If there is an input row available, next does the following:

  1. Processes the current (sorted) group
  2. Generates output aggregate result for the current group using the Generate Output Function for the currentGroupingKey and the aggregation buffer
  3. Initializes the buffer for values of the next group (with the aggregation buffer)
  4. Increments the number of output rows metric

In the end, next returns the generated output row.

Processing Current Sorted Group

processCurrentSortedGroup(): Unit

processCurrentSortedGroup...FIXME

Current Grouping Key

var currentGroupingKey: UnsafeRow

currentGroupingKey is an UnsafeRow that is the value of the grouping key of the aggregation being processed.

In other words, SortBasedAggregationIterator uses the currentGroupingKey to process the current sorted group fully (using the Process Row Function) until the groupingProjection generates a next grouping key for an input row.

currentGroupingKey is initialized as the next grouping key at the beginning of processing the current sorted group (and remains so until there are more rows for the current aggregation group).

Next Grouping Key

var nextGroupingKey: UnsafeRow

nextGroupingKey is an UnsafeRow that is the value of the next grouping key (based on the groupingProjection).

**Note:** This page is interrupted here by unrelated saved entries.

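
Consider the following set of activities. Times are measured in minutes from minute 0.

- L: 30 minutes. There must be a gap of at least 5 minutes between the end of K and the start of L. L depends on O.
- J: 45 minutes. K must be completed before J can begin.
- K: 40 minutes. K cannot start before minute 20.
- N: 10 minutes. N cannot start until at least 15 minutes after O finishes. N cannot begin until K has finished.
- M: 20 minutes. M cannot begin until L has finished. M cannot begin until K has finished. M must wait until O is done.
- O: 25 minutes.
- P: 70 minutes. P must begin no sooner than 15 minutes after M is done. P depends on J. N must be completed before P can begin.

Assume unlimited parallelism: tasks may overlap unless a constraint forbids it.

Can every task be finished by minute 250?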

nextGroupingKey is the result of executing the groupingProjection on the current row, if available, that happens when SortBasedAggregationIterator is requested for the following:

As long as nextGroupingKey is within the same group (based on the groupingProjection) while processing current sorted group, SortBasedAggregationIterator keeps processesing input rows (using the Process Row Function) that are assumed to be within the same aggregate group.

nextGroupingKey becomes the Current Grouping Key at the beginning of processing the current sorted group.